Dem stehen erhebliche Risiken gegenüber. Zuerst ist die inhaltliche Unzuverlässigkeit zu nennen. KI kann falsche Informationen oder erfundene Quellen erzeugen. Dieses Phänomen wird oft als Halluzination bezeichnet. Der Grund: KI arbeitet mit Wahrscheinlichkeiten und besitzt keinen echten Wahrheitsbegriff.

Ein weiteres Risiko ist Kompetenzverlust, auch Deskilling genannt. Wenn du Aufgaben dauerhaft an KI delegierst, können kritisches Denken, eigenständiges Schreiben und problemlösendes Denken verkümmern. Hinzu kommt das sogenannte Cognitive Offloading: Weil Informationen jederzeit abrufbar sind, sinkt die Notwendigkeit, Wissen langfristig zu verinnerlichen. Weitere Probleme sind Abhängigkeit, Plagiatsgefahr und die oft schwierige Abgrenzung zwischen Eigenleistung und KI-Unterstützung.

Die vier Rollen der KI

Damit du einen sinnvollen Umgang mit KI entwickelst, hilft es, vier Rollen zu unterscheiden: KI kann Wissensquelle, Ghostwriter, Tutor oder Partner sein.

Als Wissensquelle nutzt du KI wie ein Lexikon und suchst nach Fakten. Gerade hier ist die Gefahr von Halluzinationen besonders hoch. Deshalb solltest du Angaben immer überprüfen.

Kritisch ist auch die Rolle als Ghostwriter. Es ist bequem, sich Texte von der KI schreiben zu lassen. Aber neben falschen Inhalten droht hier vor allem Deskilling, denn du trainierst nicht mehr das eigene Denken und Schreiben.

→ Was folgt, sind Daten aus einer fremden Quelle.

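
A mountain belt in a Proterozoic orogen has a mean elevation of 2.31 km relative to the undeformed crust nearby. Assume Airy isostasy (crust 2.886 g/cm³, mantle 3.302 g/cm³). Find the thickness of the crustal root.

16 km

Equating mass per unit area of the two columns: the weight of the topography is balanced by the buoyancy of the root, ρ_c h = (ρ_m − ρ_c) r.
r = h · ρ_c / (ρ_m − ρ_c) = 2.31 km × 2.886 / (3.302 − 2.886) = 16 km.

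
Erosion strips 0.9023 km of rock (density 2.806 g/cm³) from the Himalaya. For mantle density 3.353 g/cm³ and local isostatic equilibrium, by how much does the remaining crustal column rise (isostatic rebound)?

Unloading: uplift u = e ρ_c/ρ_m = 0.9023 km × 2.806/3.353 = 0.755 km.

0.755 km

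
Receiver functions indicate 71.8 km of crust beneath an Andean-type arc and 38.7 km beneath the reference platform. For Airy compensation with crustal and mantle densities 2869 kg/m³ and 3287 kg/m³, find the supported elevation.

Excess crust Δ = 71.8 km − 38.7 km = 33.1 km, split between elevation h and root r with h + r = Δ.
Airy balance ρ_c h = (ρ_m − ρ_c) r gives r = h ρ_c/(ρ_m − ρ_c), so h (1 + ρ_c/(ρ_m − ρ_c)) = Δ, i.e. h = Δ (ρ_m − ρ_c)/ρ_m.
h = 33.1 km × 418/3287 = 4.21 km.

4.21 km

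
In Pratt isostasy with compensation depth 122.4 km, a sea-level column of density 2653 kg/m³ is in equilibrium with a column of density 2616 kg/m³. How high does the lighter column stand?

1.73 km

ρ_ref D = ρ (D + h) → h = D (ρ_ref − ρ)/ρ.
h = 122.4 km × (2653 − 2616)/2616 = 1.73 km.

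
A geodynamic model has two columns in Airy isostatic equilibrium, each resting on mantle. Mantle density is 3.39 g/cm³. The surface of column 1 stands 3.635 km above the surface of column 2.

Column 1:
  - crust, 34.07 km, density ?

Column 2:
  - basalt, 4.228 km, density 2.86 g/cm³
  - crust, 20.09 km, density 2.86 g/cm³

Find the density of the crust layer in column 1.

2.65 g/cm³

Take the compensation level at the base of the deeper column (depth z_c below the surface of column 1) and equate Σ ρ_i t_i down to z_c; mantle fills any gap and the z_c terms cancel.
Column 1: 34.07×ρ + (z_c − 34.07)×3.39
Column 2: 3.635×0 + 4.228×2.86 + 20.09×2.86 + (z_c − 3.635 − 24.318)×3.39
The z_c×3.39 term appears on both sides and cancels. Collect the known terms of each column as K = Σ(ρt)_known − 3.39 × (depth of known layers): K_1 = 0 − 3.39×34.07 = −115.4973; K_2 = 69.54948 − 3.39×(3.635 + 24.318) = −25.21119.
Balance: K_1 + 34.07×ρ = K_2, so ρ = (K_2 − K_1)/34.07 = 90.2861/34.07 = 2.65 g/cm³.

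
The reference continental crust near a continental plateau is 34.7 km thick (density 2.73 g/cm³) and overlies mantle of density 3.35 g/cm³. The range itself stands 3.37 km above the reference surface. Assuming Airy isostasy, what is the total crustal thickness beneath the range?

Root depth r = h ρ_c / (ρ_m − ρ_c) = 3.37 km × 2.73 / 0.62 = 14.84 km.
Total thickness = T + h + r = 34.7 km + 3.37 km + 14.84 km = 52.9 km.

52.9 km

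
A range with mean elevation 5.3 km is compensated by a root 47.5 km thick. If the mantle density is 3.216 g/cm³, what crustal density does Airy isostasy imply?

ρ_c h = (ρ_m − ρ_c) r → ρ_c (h + r) = ρ_m r → ρ_c = ρ_m r / (h + r).
ρ_c = 3.216 × 47.5 km / (5.3 km + 47.5 km) = 2.89 g/cm³.

2.89 g/cm³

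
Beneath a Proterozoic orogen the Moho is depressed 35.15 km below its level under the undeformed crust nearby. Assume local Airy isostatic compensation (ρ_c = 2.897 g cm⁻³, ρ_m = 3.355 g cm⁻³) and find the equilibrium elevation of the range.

Equating mass per unit area of the two columns: ρ_c h = (ρ_m − ρ_c) r.
h = r (ρ_m − ρ_c) / ρ_c = 35.15 km × (3.355 − 2.897) / 2.897 = 5.56 km.

5.56 km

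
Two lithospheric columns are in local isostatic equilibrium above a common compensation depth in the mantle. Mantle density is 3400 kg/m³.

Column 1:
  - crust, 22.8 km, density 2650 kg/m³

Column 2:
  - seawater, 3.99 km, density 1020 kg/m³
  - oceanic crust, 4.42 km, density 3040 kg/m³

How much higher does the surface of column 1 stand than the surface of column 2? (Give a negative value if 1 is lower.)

For any compensation level in the mantle, the mantle terms cancel and isostasy reduces to e = (Σt_1 − Σt_2) − (Σ(ρt)_1 − Σ(ρt)_2) / ρ_m.
Σt_1 = 22.8 km; Σt_2 = 8.41 km; Σ(ρt)_1 = 60420; Σ(ρt)_2 = 17506.6 (in km·kg/m³).
e = (22.8 − 8.41) − (60420 − 17506.6) / 3400 = 1.77 km.

1.77 km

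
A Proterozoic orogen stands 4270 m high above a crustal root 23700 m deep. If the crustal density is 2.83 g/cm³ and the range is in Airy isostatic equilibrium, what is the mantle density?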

Deutlich sinnvoller ist die Rolle als Tutor. Wenn du dir komplizierte Sachverhalte erklären lässt, Beispiele verlangst oder Prüfungsfragen erstellen lässt, kann KI sehr hilfreich sein.

Auch als Partner kann KI nützlich sein. So wie du einen Kommilitonen bitten kannst, dir beim Brainstorming zu helfen, Gegenargumente zu finden oder Perspektiven zu wechseln, kannst du dafür auch KI einsetzen.

Fünf Regeln zum Schluss

Regel 1: Prüfe die Vorgaben deiner Hochschule, deines Fachbereichs oder deiner Lehrveranstaltung. Wenn KI erlaubt ist und sie dir wesentlich geholfen hat, dokumentiere die Nutzung transparent.

Regel 2: Verlerne nicht das eigene Denken und Schreiben. Lies zentrale Quellen selbst. Lass dir Dinge erklären, aber formuliere sie danach in eigenen Worten. Nutze KI nicht als Ghostwriter.

Regel 3: Kontrolliere die Aussagen der KI. Sie kann Fehler machen, Dinge erfinden oder Quellen falsch wiedergeben.

Regel 4: Was du abgibst, musst du verstehen und erklären können.

Regel 5: Nutze KI als Lernhilfe, nicht als Abkürzung. Versuche zunächst selbst, ein Problem zu verstehen oder einen Absatz zu formulieren. Danach kann KI erklären, prüfen, verbessern oder Gegenfragen stellen.